Lingkaran hitam di bawah mata tidak hanya disebabkan oleh kurang tidur, tetapi juga oleh anemia.
Anemia adalah masalah kesehatan umum, yang memengaruhi sekitar 22% populasi. Tingkat keparahan anemia dapat bervariasi dari ringan, sedang, hingga berat, dan terdapat berbagai jenisnya, tergantung pada penyebabnya.
Beberapa jenis anemia hanya menyebabkan gejala ringan dan mudah diobati, sementara jenis lainnya bersifat turun-temurun dan berlangsung seumur hidup. Anemia berat dapat mengancam jiwa. Dalam beberapa kasus, anemia juga merupakan gejala kanker.
Menurut para ahli, lingkaran hitam di bawah mata, rambut patah, dan kuku rapuh adalah tanda-tanda umum dari sering begadang. Hal ini karena begadang memengaruhi sirkulasi darah, hormon, dan regenerasi sel. Namun, gejala-gejala ini juga dapat disebabkan oleh anemia.
Penyebab anemia dan cara efektif untuk mengurangi lingkaran hitam di bawah mata.
Salah satu penyebab anemia yang paling umum adalah kekurangan zat besi. Kekurangan zat besi menyebabkan kulit tipis di sekitar mata menjadi gelap. Hal ini karena ketika zat besi kurang, tubuh memprioritaskan fungsi-fungsi penting. Oleh karena itu, area yang tidak penting untuk kelangsungan hidup, seperti rambut dan kuku, tidak akan menerima cukup zat besi dan akan menunjukkan kelainan terlebih dahulu.
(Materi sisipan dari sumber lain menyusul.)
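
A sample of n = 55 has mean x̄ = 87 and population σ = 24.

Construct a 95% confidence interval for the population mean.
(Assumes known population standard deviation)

Confidence level: 95%, α = 0.05
z_0.025 = 1.960
SE = σ/√n = 24/√55 = 3.2362
Margin of error = 1.960 × 3.2362 = 6.3430
CI: x̄ ± margin = 87 ± 6.3430
CI: (80.6570, 93.3430)

Answer: (80.6570, 93.3430)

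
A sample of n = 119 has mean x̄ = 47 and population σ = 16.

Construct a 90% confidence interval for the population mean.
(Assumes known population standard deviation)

Confidence level: 90%, α = 0.1
z_0.05 = 1.645
SE = σ/√n = 16/√119 = 1.4667
Margin of error = 1.645 × 1.4667 = 2.4127
CI: x̄ ± margin = 47 ± 2.4127
CI: (44.5873, 49.4127)

Answer: (44.5873, 49.4127)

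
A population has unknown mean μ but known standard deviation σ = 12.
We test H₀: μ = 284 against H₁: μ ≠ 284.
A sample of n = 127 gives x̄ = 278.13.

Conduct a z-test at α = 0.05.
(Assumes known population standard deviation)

Standard error: SE = σ/√n = 12/√127 = 1.0648
z-statistic: z = (x̄ - μ₀)/SE = (278.13 - 284)/1.0648 = -5.5128
Critical value: ±1.960
p-value < 0.0001
Decision: reject H₀

Answer: z = -5.5128, reject H₀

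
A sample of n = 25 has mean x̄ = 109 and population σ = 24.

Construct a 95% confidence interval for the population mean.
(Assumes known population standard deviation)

Answer: (99.5920, 118.4080)

Derivation:
Confidence level: 95%, α = 0.05
z_0.025 = 1.960
SE = σ/√n = 24/√25 = 4.8000
Margin of error = 1.960 × 4.8000 = 9.4080
CI: x̄ ± margin = 109 ± 9.4080
CI: (99.5920, 118.4080)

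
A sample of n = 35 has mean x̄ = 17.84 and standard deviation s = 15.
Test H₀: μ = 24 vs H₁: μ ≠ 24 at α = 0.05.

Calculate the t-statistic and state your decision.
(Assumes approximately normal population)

Answer: t = -2.4295, reject H₀

Derivation:
df = n - 1 = 34
SE = s/√n = 15/√35 = 2.5355
t = (x̄ - μ₀)/SE = (17.84 - 24)/2.5355 = -2.4295
Critical value: t_{0.025,34} = ±2.032
p-value ≈ 0.0206
Decision: reject H₀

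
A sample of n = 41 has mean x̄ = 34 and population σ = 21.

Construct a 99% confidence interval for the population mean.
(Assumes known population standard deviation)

Confidence level: 99%, α = 0.01
z_0.005 = 2.576
SE = σ/√n = 21/√41 = 3.2796
Margin of error = 2.576 × 3.2796 = 8.4482
CI: x̄ ± margin = 34 ± 8.4482
CI: (25.5518, 42.4482)

Answer: (25.5518, 42.4482)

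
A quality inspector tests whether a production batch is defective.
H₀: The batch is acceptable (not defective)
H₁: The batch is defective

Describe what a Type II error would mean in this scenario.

Answer: Shipping a defective batch to customers

Derivation:
A Type I error (probability α) occurs when we reject a true H₀.
A Type II error (probability β) occurs when we fail to reject a false H₀.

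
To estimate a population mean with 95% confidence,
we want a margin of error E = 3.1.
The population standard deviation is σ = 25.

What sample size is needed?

Answer: n = 250

Derivation:
z_0.025 = 1.960
n = (z×σ/E)² = (1.960×25/3.1)²
n = 249.8439
Round up: n = 250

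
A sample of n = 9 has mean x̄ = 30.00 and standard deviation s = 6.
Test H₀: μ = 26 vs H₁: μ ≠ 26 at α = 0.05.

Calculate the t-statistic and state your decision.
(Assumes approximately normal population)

Answer: t = 2.0000, fail to reject H₀

Derivation:
df = n - 1 = 8
SE = s/√n = 6/√9 = 2.0000
t = (x̄ - μ₀)/SE = (30.00 - 26)/2.0000 = 2.0000
Critical value: t_{0.025,8} = ±2.306
p-value ≈ 0.0805
Decision: fail to reject H₀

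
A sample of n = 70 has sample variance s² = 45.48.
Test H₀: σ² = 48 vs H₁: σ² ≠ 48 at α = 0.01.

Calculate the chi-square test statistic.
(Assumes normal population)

df = n - 1 = 69
χ² = (n-1)s²/σ₀² = 69×45.48/48 = 65.3775
Critical values: χ²_{0.995,69} = 42.494, χ²_{0.005,69} = 102.996
Rejection region: χ² < 42.494 or χ² > 102.996
Decision: fail to reject H₀

Answer: χ² = 65.3775, fail to reject H₀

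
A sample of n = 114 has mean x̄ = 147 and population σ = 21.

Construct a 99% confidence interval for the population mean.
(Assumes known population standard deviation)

Answer: (141.9335, 152.0665)

Derivation:
Confidence level: 99%, α = 0.01
z_0.005 = 2.576
SE = σ/√n = 21/√114 = 1.9668
Margin of error = 2.576 × 1.9668 = 5.0665
CI: x̄ ± margin = 147 ± 5.0665
CI: (141.9335, 152.0665)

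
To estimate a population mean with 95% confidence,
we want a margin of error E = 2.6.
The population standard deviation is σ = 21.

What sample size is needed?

Answer: n = 251

Derivation:
z_0.025 = 1.960
n = (z×σ/E)² = (1.960×21/2.6)²
n = 250.6133
Round up: n = 251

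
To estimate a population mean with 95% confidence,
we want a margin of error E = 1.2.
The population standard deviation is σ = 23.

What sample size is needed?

z_0.025 = 1.960
n = (z×σ/E)² = (1.960×23/1.2)²
n = 1411.2544
Round up: n = 1412

Answer: n = 1412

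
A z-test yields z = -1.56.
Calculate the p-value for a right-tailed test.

Answer: p-value ≈ 0.9406

Derivation:
For z = -1.56:
p = P(Z > -1.56) = 1 - Φ(-1.56) = 0.9406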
Selain lingkaran hitam di bawah mata, rambut patah, dan kuku rapuh, kekurangan zat besi juga dapat menyebabkan gejala seperti kelelahan, nyeri dada, sesak napas, pusing, peradangan yang sering terjadi, detak jantung cepat, sakit kepala berulang, dan tinnitus.
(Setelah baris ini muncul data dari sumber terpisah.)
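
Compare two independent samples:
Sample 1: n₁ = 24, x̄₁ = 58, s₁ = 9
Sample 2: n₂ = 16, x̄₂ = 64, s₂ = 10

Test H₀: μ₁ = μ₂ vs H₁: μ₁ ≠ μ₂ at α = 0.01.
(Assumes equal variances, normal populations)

Pooled variance: s²_p = [23×9² + 15×10²]/(38) = 88.5000
s_p = 9.4074
SE = s_p×√(1/n₁ + 1/n₂) = 9.4074×√(1/24 + 1/16) = 3.0362
t = (x̄₁ - x̄₂)/SE = (58 - 64)/3.0362 = -1.9762
df = 38, t-critical = ±2.712
Decision: fail to reject H₀

Answer: t = -1.9762, fail to reject H₀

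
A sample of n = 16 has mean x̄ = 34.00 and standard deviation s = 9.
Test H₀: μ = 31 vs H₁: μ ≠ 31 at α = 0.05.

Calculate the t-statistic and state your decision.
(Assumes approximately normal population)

Answer: t = 1.3333, fail to reject H₀

Derivation:
df = n - 1 = 15
SE = s/√n = 9/√16 = 2.2500
t = (x̄ - μ₀)/SE = (34.00 - 31)/2.2500 = 1.3333
Critical value: t_{0.025,15} = ±2.131
p-value ≈ 0.2023
Decision: fail to reject H₀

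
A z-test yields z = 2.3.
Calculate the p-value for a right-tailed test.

For z = 2.3:
p = P(Z > 2.3) = 1 - Φ(2.3) = 0.0107

Answer: p-value ≈ 0.0107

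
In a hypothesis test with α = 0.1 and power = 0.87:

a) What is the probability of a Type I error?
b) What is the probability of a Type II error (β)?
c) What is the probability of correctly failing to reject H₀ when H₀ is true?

Answer: a) 0.1, b) 0.13, c) 0.9

Derivation:
a) Type I error probability = α = 0.1
b) Power = P(reject H₀ | H₁ true) = 1 - β = 0.87, so Type II error probability = β = 1 - Power = 0.13
c) P(fail to reject H₀ | H₀ true) = 1 - α = 0.9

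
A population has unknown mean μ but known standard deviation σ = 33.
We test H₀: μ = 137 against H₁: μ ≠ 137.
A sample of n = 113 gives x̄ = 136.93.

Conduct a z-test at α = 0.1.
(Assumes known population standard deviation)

Answer: z = -0.0225, fail to reject H₀

Derivation:
Standard error: SE = σ/√n = 33/√113 = 3.1044
z-statistic: z = (x̄ - μ₀)/SE = (136.93 - 137)/3.1044 = -0.0225
Critical value: ±1.645
p-value = 0.9820
Decision: fail to reject H₀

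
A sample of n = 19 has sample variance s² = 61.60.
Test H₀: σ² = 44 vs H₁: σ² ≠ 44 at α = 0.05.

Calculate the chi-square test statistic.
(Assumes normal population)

Answer: χ² = 25.2000, fail to reject H₀

Derivation:
df = n - 1 = 18
χ² = (n-1)s²/σ₀² = 18×61.60/44 = 25.2000
Critical values: χ²_{0.975,18} = 8.231, χ²_{0.025,18} = 31.526
Rejection region: χ² < 8.231 or χ² > 31.526
Decision: fail to reject H₀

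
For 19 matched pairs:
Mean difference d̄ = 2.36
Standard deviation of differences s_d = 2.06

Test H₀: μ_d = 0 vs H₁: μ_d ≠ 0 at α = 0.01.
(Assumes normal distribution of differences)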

Pengobatan anemia akan bergantung pada penyebabnya. Jika anemia disebabkan oleh penyakit yang mendasarinya, dokter akan memprioritaskan pengobatan penyakit tersebut terlebih dahulu. Setelah penyakit tersebut diobati, kadar hemoglobin, yang berfungsi untuk mengangkut oksigen dalam darah, akan meningkat.
Jika anemia disebabkan oleh kekurangan zat besi, pasien akan disarankan untuk mengonsumsi suplemen zat besi dalam bentuk tablet, kapsul, atau dengan mengonsumsi makanan kaya zat besi. Selain itu, mengonsumsi suplemen vitamin B9 dan B12 juga penting karena vitamin esensial ini membantu pembentukan sel darah merah, menurut Healthline.